Arrow-right Camera
The Spokesman-Review Newspaper
Spokane, Washington  Est. May 19, 1883

Appeals Court Silent On Waste Shipments Navy Train With Spent Nuclear Fuel Ready To Leave For Idaho

Associated Press

Business hours at the 9th U.S. Circuit Court of Appeals in San Francisco ended Friday evening without the appellate judges authorizing the Navy to immediately resume dumping nuclear waste at the Idaho National Engineering Laboratory.

The appellate court took no action on the federal government’s request that it at least modify U.S. District Judge Edward Lodge’s May 19 continuation of a two-year ban so the Navy could make at least a dozen shipments to the INEL.

The Navy had scheduled six shipments to leave its Newport News, Va., shipyard Friday evening if the appellate court had allowed them. Another six would have left Puget Sound Naval Shipyard by July 15.

There was still a possibility of an after-hours order, but a court official said that was highly unlikely Friday night.

And state attorneys said it would take days for the Virginia train to reach Idaho, giving them time to pursue options that they declined to discuss. The train is required to move at no more than 35 miles an hour.

When the original shipment ban was imposed in 1993, a waste shipment that was en route to INEL was turned back in Wyoming.

The head of the Navy’s nuclear propulsion program, Adm. Bruce DeMars, has argued since 1992 that any cessation of waste shipments to Idaho would jeopardize national security. Without relief, DeMars has said, the refueling of the nuclear carrier USS Nimitz and its return to the war fleet will be delayed and a cruiser and two submarines scheduled for decommissioning will have to remain tied to the dock with their radioactive fuel waste stored on board.

But the state of Idaho has repeatedly argued that the government’s claim of a national security emergency is of its own making. It has cited the government’s failure to even go to court for relief until June 15 even though the schedule for refueling and defueling those ships has been known for months.

In addition, the state claimed the government looked at absolutely no alternative to resuming waste shipments to Idaho immediately after Lodge agreed the state needed more time to prepare its court challenge of the federal conclusion that another 165 tons of waste could be safely dumped at INEL. The government has already stored 261 tons there.

Waste shipments were suspended in 1993 by U.S. District Judge Harold Ryan until the government completed a comprehensive environmental study that showed additional storage would not threaten health or the environment.

While that study was completed this spring and its conclusion certified on June 1, the state contends it failed to fully consider the safety and health hazards that existing stored waste already presents.

And environmental groups have maintained that the government study did not include a large quantity of buried waste that has not been carried on INEL waste inventories.

The state also said in a brief filed with the appellate court on Thursday that the Energy Department in a May 17 memorandum to an aide to Gov. Phil Batt threatened to suspend environmental cleanup projects at INEL if the state contested the conclusion of the environmental study.

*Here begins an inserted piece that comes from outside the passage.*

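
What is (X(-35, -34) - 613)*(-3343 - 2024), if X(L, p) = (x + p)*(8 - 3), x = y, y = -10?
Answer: 4470711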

Government spokesman Brad Bugger denied that claim on Friday. He said the information about suspended cleanup projects was provided at the request of the governor’s office, which he said wanted to know the ramifications of any delay in resuming waste shipments.

“It was generated at their request, for Christ’s sake,” Bugger said. “There was never any threat.”

Batt spokeswoman Amy Kleiner disagreed with that assertion and said the state stands by its brief.